In the past few years, tech companies have deemed it vital enough to dedicate an entire team of IT experts to monitor and improve mobile web performance. Monitoring web performance used to be desktop and laptop computer-centric. The advent of ultra-fast internet and powerful processing power in mobile devices, however, has forced the figurative hand of IT companies to adapt. Fast internet connectivity made it possible to send immense clusters of data in milliseconds and yet, today’s powerful smartphones can handle and process such clusters with relative ease.
Smartphones today have enough processing power to enable its users to run applications and perform tasks that were only possible on a desktop PC just a few years back. It isn’t uncommon to see people use their mobile devices for a wide range of applications such as watching live sporting events, edit photos and videos, connect with other users via video conferences, and even conduct a Powerpoint presentation with just their smartphone.
Just how far has the processing power of smartphones come?
The Early Years of Development
Ask a millennial about the origins of the smartphone and chances are that you’ll get references to brands such as Nokia, Motorola, and Blackberry. Indeed, these brands launched mobile phone models in the early 2000s that laid down the foundation for the smartphone with features such as colour displays, integrated cameras, QWERTY keyboard for the Blackberry, and perhaps most importantly internet connectivity.

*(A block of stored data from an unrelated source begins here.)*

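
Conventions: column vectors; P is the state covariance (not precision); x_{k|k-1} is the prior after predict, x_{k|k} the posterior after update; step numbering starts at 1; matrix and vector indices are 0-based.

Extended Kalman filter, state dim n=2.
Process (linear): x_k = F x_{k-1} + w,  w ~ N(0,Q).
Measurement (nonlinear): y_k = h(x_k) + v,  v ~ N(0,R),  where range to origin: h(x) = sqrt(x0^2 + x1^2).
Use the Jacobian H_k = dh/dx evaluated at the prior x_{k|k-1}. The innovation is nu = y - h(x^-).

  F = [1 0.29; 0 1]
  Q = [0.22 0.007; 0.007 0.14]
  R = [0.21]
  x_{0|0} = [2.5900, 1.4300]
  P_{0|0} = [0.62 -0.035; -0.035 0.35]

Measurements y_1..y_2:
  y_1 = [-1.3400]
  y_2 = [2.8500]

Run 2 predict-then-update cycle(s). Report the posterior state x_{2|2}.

step 1: x^-=[3.0047, 1.4300]  P^-=[0.8491 0.0735; 0.0735 0.4900]  H_jac=[0.9030 0.4297]  S=[1.0499]  K=[0.7604; 0.2638]  nu=[-4.6676]  x^+=[-0.5446, 0.1987]  P^+=[0.2421 -0.1371; -0.1371 0.4169]
step 2: x^-=[-0.4870, 0.1987]  P^-=[0.4176 -0.0092; -0.0092 0.5569]  H_jac=[-0.9259 0.3779]  S=[0.6540]  K=[-0.5966; 0.3348]  nu=[2.3240]  x^+=[-1.8735, 0.9768]  P^+=[0.1849 0.1214; 0.1214 0.4836]

x_post = [-1.8735, 0.9768]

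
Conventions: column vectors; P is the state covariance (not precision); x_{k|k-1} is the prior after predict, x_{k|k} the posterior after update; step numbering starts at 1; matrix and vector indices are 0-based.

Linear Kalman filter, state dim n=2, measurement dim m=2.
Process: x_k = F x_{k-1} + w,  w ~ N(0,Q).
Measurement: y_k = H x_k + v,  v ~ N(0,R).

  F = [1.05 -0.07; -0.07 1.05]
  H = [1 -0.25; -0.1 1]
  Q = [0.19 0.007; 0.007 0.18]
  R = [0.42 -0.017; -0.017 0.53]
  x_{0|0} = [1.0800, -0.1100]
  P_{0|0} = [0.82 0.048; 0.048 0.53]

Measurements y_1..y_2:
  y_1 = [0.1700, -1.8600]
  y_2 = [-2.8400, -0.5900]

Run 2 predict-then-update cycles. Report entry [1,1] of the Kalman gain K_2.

step 1: x^-=[1.1417, -0.1911]  P^-=[1.0896 -0.0391; -0.0391 0.7613]  S=[1.5767 -0.3563; -0.3563 1.3100]  K=[0.7157 0.0817; -0.0144 0.5802]  nu=[-1.0195, -1.5547]  x^+=[0.2851, -1.0785]  P^+=[0.3149 0.0626; 0.0626 0.3140]
step 2: x^-=[0.3748, -1.1524]  P^-=[0.5295 0.0301; 0.0301 0.5185]  S=[0.9668 -0.1687; -0.1687 1.0478]  K=[0.5515 0.0670; -0.0176 0.4892]  nu=[-3.5029, 0.5999]  x^+=[-1.5170, -0.7974]  P^+=[0.2431 0.0505; 0.0505 0.2646]

K[1,1] = 0.4892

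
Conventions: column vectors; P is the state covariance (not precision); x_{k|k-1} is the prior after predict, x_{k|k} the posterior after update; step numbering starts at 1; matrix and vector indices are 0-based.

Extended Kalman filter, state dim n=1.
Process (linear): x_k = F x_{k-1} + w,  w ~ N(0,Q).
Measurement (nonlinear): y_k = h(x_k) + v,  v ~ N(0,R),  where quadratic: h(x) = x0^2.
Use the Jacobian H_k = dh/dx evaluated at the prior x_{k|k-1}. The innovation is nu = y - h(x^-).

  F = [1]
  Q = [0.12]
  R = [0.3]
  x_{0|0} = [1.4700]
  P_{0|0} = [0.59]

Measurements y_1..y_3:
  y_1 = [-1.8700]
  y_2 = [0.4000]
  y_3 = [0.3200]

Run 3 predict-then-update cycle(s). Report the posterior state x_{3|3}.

x_post = [0.3122]

step 1: x^-=[1.4700]  P^-=[0.7100]  H_jac=[2.9400]  S=[6.4370]  K=[0.3243]  nu=[-4.0309]  x^+=[0.1628]  P^+=[0.0331]
step 2: x^-=[0.1628]  P^-=[0.1531]  H_jac=[0.3257]  S=[0.3162]  K=[0.1577]  nu=[0.3735]  x^+=[0.2217]  P^+=[0.1452]
step 3: x^-=[0.2217]  P^-=[0.2652]  H_jac=[0.4435]  S=[0.3522]  K=[0.3340]  nu=[0.2708]  x^+=[0.3122]  P^+=[0.2259]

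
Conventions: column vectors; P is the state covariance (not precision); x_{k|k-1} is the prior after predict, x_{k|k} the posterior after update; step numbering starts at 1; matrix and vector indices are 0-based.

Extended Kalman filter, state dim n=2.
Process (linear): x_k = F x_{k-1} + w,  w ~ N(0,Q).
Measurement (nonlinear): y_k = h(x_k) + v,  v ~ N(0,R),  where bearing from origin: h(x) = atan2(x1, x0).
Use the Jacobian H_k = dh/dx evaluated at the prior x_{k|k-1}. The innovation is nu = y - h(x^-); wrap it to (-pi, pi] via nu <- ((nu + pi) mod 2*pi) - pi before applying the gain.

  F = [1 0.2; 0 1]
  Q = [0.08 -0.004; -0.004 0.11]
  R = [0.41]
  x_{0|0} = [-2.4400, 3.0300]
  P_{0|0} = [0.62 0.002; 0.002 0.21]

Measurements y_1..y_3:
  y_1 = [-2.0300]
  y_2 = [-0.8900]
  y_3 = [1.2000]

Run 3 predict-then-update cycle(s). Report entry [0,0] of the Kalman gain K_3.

step 1: x^-=[-1.8340, 3.0300]  P^-=[0.7092 0.0400; 0.0400 0.3200]  H_jac=[-0.2415 -0.1462]  S=[0.4610]  K=[-0.3842; -0.1224]  nu=[2.1381]  x^+=[-2.6555, 2.7682]  P^+=[0.6411 0.0183; 0.0183 0.3131]
step 2: x^-=[-2.1019, 2.7682]  P^-=[0.7410 0.0769; 0.0769 0.4231]  H_jac=[-0.2291 -0.1740]  S=[0.4678]  K=[-0.3915; -0.1950]  nu=[-3.1102]  x^+=[-0.8842, 3.3748]  P^+=[0.6693 0.0412; 0.0412 0.4053]
step 3: x^-=[-0.2092, 3.3748]  P^-=[0.7820 0.1183; 0.1183 0.5153]  H_jac=[-0.2952 -0.0183]  S=[0.4796]  K=[-0.4858; -0.0925]  nu=[-0.4327]  x^+=[0.0010, 3.4148]  P^+=[0.6688 0.0967; 0.0967 0.5112]

K[0,0] = -0.4858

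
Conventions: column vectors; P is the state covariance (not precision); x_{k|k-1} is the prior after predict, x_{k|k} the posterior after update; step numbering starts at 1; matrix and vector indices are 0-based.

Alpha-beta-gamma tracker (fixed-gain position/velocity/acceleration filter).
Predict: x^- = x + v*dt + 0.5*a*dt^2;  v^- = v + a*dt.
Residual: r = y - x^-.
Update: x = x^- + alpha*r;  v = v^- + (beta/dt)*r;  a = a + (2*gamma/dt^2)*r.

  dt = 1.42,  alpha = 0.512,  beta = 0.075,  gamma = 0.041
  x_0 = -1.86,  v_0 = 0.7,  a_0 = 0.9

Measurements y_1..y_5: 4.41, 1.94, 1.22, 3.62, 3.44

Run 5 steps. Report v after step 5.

v_post = 4.2858

step 1: x_pred=0.0414  r=4.3686  x^+=2.2781  v^+=2.2087  a^+=1.0777
step 2: x_pred=6.5010  r=-4.5610  x^+=4.1658  v^+=3.4981  a^+=0.8922
step 3: x_pred=10.0326  r=-8.8126  x^+=5.5205  v^+=4.2995  a^+=0.5338
step 4: x_pred=12.1641  r=-8.5441  x^+=7.7895  v^+=4.6063  a^+=0.1863
step 5: x_pred=14.5183  r=-11.0783  x^+=8.8462  v^+=4.2858  a^+=-0.2642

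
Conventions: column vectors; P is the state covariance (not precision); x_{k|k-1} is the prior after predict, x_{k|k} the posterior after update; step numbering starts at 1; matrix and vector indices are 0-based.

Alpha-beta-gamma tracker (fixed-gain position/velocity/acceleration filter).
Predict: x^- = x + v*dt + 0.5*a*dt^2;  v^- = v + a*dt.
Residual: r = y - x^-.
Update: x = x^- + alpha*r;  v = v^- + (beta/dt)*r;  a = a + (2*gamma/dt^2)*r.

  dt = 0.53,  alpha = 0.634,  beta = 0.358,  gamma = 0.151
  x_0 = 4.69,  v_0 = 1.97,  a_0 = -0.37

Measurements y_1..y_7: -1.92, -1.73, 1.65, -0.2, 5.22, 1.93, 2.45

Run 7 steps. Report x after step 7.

x_post = 5.2400

step 1: x_pred=5.6821  r=-7.6021  x^+=0.8624  v^+=-3.3611  a^+=-8.5432
step 2: x_pred=-2.1189  r=0.3889  x^+=-1.8723  v^+=-7.6263  a^+=-8.1251
step 3: x_pred=-7.0554  r=8.7054  x^+=-1.5362  v^+=-6.0523  a^+=1.2343
step 4: x_pred=-4.5706  r=4.3706  x^+=-1.7996  v^+=-2.4459  a^+=5.9332
step 5: x_pred=-2.2627  r=7.4827  x^+=2.4813  v^+=5.7530  a^+=13.9779
step 6: x_pred=7.4936  r=-5.5636  x^+=3.9663  v^+=9.4032  a^+=7.9964
step 7: x_pred=10.0731  r=-7.6231  x^+=5.2400  v^+=8.4921  a^+=-0.1993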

However, tech historians believe that the first true smartphone came a decade earlier in 1992. The Simon Personal Communicator created by IBM was way ahead of its time when people were just getting used to the mobile phone. This early smartphone introduced the PDA or the personal digital assistant.
It may surprise some to know that the Simon Personal Communicator already had an LCD touchscreen before the likes of the iPhone. Weighing about a pound, this device came with apps such as an address book, calculator, notepad, and a reminder list with alarm. Among its other features included predictive text, fax functions, and email capabilities.
About four years later in 1996, Nokia launched the 9000 communicator, which was similar to the Simon Personal Communicator, but with the ability to connect to the internet and have browsing capabilities. Other brands followed suit, such as Ericsson and Blackberry.
2007: The Year That Changed Everything
Nokia launched the N95 in 2007, and it boasted a bevvy of features that set the tone for the smartphone industry. It came with a 5-megapixel camera with flash and autofocus features which were unprecedented in smartphones at the time. The N95 also supported video calls with a front-facing camera, Wi-Fi connectivity, voice-command features, and an internet browser. Nokia was so successful with the N95 as its flagship model in 2007 that it claimed nearly half of all smartphone sales in the world for the year.
The year 2007, however, we’ll also see the birth of the smartphone that will ultimately lead to the end of Nokia’s domination of the mobile phone market. It was during this year when Apple introduced the first generation iPhone. While it wasn’t the first touchscreen smartphone, the iPhone looked sleek and offered a new and refreshing look for mobile phones. A year later, the iPhone 3G was launched at a significantly more affordable price than the first generation iPhone.
The following years saw the introduction of Android devices, which became the official rival of the iPhone. Some tech historians believe that if it were not for the rivalry, the processing power of mobile devices would not have evolved as fast as it did. As luck would have it, the competition between iPhone and Android mobile devices spurred innovations and advancements in smartphone processors.
So how powerful are smartphones these days?
The Power in Your Hands
Just to set things in a proper perspective, today’s smartphones have more processing power than those in the computers of the rockets that sent men successfully to the moon. For a more recent comparison, some smartphones are more powerful than a host of current laptops.
Take the Galaxy Note 10 from Samsung for instance. This device is powered by processors that trump a host of big brand name laptops in the market today. Along with containing loads of powerful technology and data space the Note 10 comes with three cameras, two 12-megapixel, and one 16 megapixel cameras.
So how far has its processing power evolved? The Galaxy S launched in 2010 only had 512 megabytes of RAM and up to 16 gigabytes of internal memory.
Understanding the true processing power of today’s smartphone can be challenging and quite intimidating. If the rate of evolution of smartphones in recent years were any indication, the next-generation smartphones would be making their entrance even before you fully appreciate the power of the device that you have in your hands right now.